Platonism in Shelly: The views here are based mainly on L. Winstanley essay on ‘Platonism in Shelley. Shelley was by nature one of the most studious of all English poets; from his Oxford days onwards Greek was his favourite reading and for Plato he had natural affinity of mind.
The ideas which Shelley borrows from Plato may be divided into four groups
(1) General religious and philosophic ideas Shelley’s religious system is, speaking generally, rather Greek and Platonic than Christian or Biblical. Shelley was one of those to whom the Hebraic ideal appears naturally repugnant, his antipathy to it being as innate as Milton’s sympathy. He disliked narrow mindedness and exclusiveness; he disliked all kinds of formalism; he had the Greek detestation of priest-craft; severity of all kinds he abhorred; and severity in morals appeared to him a contradiction in terms. He not only disliked Hebraism but he was bitterly opposed to Christianity.
It was in this sense no doubt—because he hated established religions—that Shelley called himself and atheist, but the whole structure of his mind was essentially religious. His religion was, however, Platonic both in its excellence and in its defects. Shelley like Plato believes in a supreme power; it is beyond and above the world but also within, at once immanent and transcendent; it works from within the world, struggling with the obstructions of matter, transforming matter and moulding it to its will. Like Plato Shelley is vividly conscious of the unity of the world and of all life, and the underlying spirit, though it reveals, itself in many forms, is everywhere and essentially the same:—
The One remains, the many change and pass! (Adonais)
It is immanent in the world and yet transcendent, it is that power
Which wields the world with never wearied love Sustains it from beneath and kindles it above.
(Adonais)
Shelley, like Plato, celebrates this spirit in many different ways sometimes as the supreme Love, sometimes as the supreme Beauty, sometimes as the supreme Wisdom, sometimes as the supreme Liberty.
As is the case with Plato, Shelley’s conception of the Supreme is much less anthropomorphic and personal than the God of the Bible. Again, both Plato and Shelley lay hold of the idea of Deity largely from the aesthetic side. (Vide Hymn to Intellectual Beauty).
Like Plato Shelley, too, believed in the immortality of the soul and its pre-existence and reincarnation
(2) Cosmic Speculations. In the Timacus Plato teaches that the entire universe is the self-evolution of an absolute intelligence; thinking in accordance with the laws of its own perfections it creates and animates the universes. All parts of this universe are inspired by their own intelligence : the sun is the visible embodiment of the supreme spirit; the planets are all divine or under the guidance of divine spirits; (Plato speaks of the soul of the seven plants : the Earth also is a divine being. Shelley has embodied all these conceptions in his poetry. (Vide Hymn to Apollo and Prometheus Unbound; the latter is full of Platonic imagery concerning the soul of the Earth and the soul of the planets).

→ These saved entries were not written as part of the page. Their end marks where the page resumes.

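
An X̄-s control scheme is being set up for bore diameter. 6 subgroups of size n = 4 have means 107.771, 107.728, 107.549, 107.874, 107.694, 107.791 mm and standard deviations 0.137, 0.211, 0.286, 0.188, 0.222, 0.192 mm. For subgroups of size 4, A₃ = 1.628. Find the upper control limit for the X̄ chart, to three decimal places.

108.070

X̄̄ = (107.771 + 107.728 + 107.549 + 107.874 + 107.694 + 107.791) / 6 = 107.7345
s̄ = (0.137 + 0.211 + 0.286 + 0.188 + 0.222 + 0.192) / 6 = 0.2060
UCL = X̄̄ + A₃·s̄ = 107.7345 + 1.628 × 0.2060 = 108.0699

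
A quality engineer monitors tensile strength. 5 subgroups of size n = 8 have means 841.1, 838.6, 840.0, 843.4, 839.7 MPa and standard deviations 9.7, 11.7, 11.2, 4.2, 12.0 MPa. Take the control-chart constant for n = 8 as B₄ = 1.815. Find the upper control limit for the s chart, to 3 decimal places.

s̄ = (9.7 + 11.7 + 11.2 + 4.2 + 12.0) / 5 = 9.7600
UCL_s = B₄·s̄ = 1.815 × 9.7600 = 17.7144

17.714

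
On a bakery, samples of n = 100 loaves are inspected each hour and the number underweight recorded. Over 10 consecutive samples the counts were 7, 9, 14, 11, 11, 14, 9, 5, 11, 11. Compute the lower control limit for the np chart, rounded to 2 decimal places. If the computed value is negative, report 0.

1.12

p̄ = Σdᵢ / (k·n) = 102 / (10 × 100) = 0.10200
LCL = np̄ − 3·√(np̄(1−p̄)) = 10.2000 − 3 × 3.0265 = 1.1206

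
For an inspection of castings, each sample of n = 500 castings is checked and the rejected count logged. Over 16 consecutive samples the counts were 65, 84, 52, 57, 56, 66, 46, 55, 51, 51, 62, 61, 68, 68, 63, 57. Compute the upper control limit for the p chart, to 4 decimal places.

0.1639

p̄ = Σdᵢ / (k·n) = 962 / (16 × 500) = 0.12025
UCL = p̄ + 3·√(p̄(1−p̄)/n) = 0.12025 + 3 × √(0.12025×0.87975/500) = 0.12025 + 3 × 0.01455 = 0.16389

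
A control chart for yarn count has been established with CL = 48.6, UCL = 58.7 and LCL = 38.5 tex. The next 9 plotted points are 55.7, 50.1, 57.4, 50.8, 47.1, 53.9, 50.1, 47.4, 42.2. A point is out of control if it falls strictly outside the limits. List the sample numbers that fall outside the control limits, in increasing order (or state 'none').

none

All 9 points lie within [38.5, 58.7].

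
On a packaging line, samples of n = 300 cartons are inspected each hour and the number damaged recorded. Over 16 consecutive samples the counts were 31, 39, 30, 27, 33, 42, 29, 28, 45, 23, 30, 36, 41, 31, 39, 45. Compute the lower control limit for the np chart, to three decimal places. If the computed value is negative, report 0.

p̄ = Σdᵢ / (k·n) = 549 / (16 × 300) = 0.11438
LCL = np̄ − 3·√(np̄(1−p̄)) = 34.3125 − 3 × 5.5125 = 17.7749

17.775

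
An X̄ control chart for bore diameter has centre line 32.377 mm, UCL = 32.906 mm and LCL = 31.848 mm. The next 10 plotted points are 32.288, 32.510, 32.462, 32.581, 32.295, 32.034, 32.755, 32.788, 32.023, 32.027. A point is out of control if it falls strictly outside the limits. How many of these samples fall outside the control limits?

All 10 points lie within [31.848, 32.906].

0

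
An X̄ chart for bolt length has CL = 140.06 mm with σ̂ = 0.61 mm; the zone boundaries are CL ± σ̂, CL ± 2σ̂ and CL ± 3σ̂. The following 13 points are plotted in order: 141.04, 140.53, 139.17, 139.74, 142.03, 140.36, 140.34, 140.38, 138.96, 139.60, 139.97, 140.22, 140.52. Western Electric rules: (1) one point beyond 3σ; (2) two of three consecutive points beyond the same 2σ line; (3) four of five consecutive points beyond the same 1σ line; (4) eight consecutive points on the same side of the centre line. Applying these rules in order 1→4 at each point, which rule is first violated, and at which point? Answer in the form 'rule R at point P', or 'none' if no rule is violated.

rule 1 at point 5

Zone of each point (C = within 1σ̂, B = 1σ̂–2σ̂, A = 2σ̂–3σ̂, * = beyond 3σ̂; sign = side of CL): 1:+B, 2:+C, 3:-B, 4:-C, 5:+*, 6:+C, 7:+C, 8:+C, 9:-B, 10:-C, 11:-C, 12:+C, 13:+C
Rule 1 (one point beyond the 3σ limits) is satisfied at point 5.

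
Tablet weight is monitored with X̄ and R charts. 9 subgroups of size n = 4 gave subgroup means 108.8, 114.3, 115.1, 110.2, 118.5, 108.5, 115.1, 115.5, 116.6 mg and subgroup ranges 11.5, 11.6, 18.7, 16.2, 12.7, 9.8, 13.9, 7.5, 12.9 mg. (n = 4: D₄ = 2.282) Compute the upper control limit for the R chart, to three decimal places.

29.108

R̄ = (11.5 + 11.6 + 18.7 + 16.2 + 12.7 + 9.8 + 13.9 + 7.5 + 12.9) / 9 = 114.8000 / 9 = 12.7556
UCL_R = D₄·R̄ = 2.282 × 12.7556 = 29.1082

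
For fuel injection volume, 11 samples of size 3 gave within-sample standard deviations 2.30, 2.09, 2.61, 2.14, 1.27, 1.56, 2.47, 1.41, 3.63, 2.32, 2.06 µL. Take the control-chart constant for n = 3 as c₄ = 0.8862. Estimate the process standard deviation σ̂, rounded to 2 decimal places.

2.45

s̄ = (2.30 + 2.09 + 2.61 + 2.14 + 1.27 + 1.56 + 2.47 + 1.41 + 3.63 + 2.32 + 2.06) / 11 = 2.1691
σ̂ = s̄ / c₄ = 2.1691 / 0.8862 = 2.4476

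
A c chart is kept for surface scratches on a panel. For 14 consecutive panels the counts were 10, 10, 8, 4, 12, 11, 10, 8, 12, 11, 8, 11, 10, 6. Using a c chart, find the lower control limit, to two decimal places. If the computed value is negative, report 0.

c̄ = (10 + 10 + 8 + 4 + 12 + 11 + 10 + 8 + 12 + 11 + 8 + 11 + 10 + 6) / 14 = 131 / 14 = 9.3571
LCL = c̄ − 3√c̄ = 9.3571 − 3 × 3.0589 = 0.1803

0.18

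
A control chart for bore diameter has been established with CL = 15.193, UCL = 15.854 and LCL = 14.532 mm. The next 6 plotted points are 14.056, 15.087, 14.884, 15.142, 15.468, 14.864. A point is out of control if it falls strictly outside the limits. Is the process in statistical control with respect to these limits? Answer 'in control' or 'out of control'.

out of control

Compare each point to [14.532, 15.854]: sample 1 = 14.056 < LCL.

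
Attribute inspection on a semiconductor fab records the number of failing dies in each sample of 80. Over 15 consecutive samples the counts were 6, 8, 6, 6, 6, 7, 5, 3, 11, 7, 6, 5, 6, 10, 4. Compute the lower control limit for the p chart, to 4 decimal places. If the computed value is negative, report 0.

p̄ = Σdᵢ / (k·n) = 96 / (15 × 80) = 0.08000
LCL = p̄ − 3·√(p̄(1−p̄)/n) = 0.08000 − 3 × 0.03033 = -0.01099 → 0 (negative, so LCL = 0)

0.0000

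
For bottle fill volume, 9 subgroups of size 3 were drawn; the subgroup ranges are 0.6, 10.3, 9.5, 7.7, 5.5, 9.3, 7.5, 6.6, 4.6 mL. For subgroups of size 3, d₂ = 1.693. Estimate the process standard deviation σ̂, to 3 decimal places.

R̄ = (0.6 + 10.3 + 9.5 + 7.7 + 5.5 + 9.3 + 7.5 + 6.6 + 4.6) / 9 = 6.8444
σ̂ = R̄ / d₂ = 6.8444 / 1.693 = 4.0428

4.043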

(3) Social and Political ideas. With regard to man’s nature and general position in society, Shelley again shows certain resemblances to Plato. Shelley, like Plato, is conscious of dualism. In his Prometheus Unbound it forms the leading idea. Prometheus is the soul of man, his mind, noble and suffering; in Jupiter is exemplified the baser side of man, his lusts and concupiscence, his errors of mind and his sins of body. Besides, Shelley’s general conception of society is essentially Greek; it consists of voluntary rule over voluntary subjects.
(4) The Theory of Love. Shelley’s conception of love is essentially Platonic. Plato’s distinctive teachings on this subject have depended mainly upon two circumstances: his philosophy of beauty and the extraordinarily high position which he ascribes to love as an inspiration in human life. Beauty has such an enormous power over men, because, according to Plato, they have previously beheld it in the heaven-world and, since sight is the keenest of the bodily senses, they are more powerfully stirred by beauty than by anything else; beholding it they are rapt beyond themselves and henceforward consumed with exalted desire. Such a vision is described many a time in Shelley. In Alastor the hero receives the revelation of an ideal beauty, like nothing upon earth; henceforth he pursues it through the world and perishes in the vain efforts to attain it.
Plato says that love is a principle which extends through all nature; it rules over all things, divine as well as human. This kind of cosmic love is described in Shelley’s Prometheus Unbound, where it pervades all the elements, extending form the greatest of things to the least. The Sensitive Plant, again, is a poem full of Platonic ideas; a cosmic love is evident in all parts of nature, and individualizes itself in the individual flowers. In Epipsychidion, however, we have Shelley’s fullest expression of the Platonic theory of love; large portions of the poem are almost a paraphrase of the Phaedrus. Emilia is a winged soul soaring over the darkness of earth; she is an incarnation of a brighter beauty descending from a lovelier and more wonderful world. She is the mirror which reflects most brightly the glory of the unseen world. The beauty of her mind is far greater than the beauty of her body, which is only reflection; she is an image of the eternal beauty.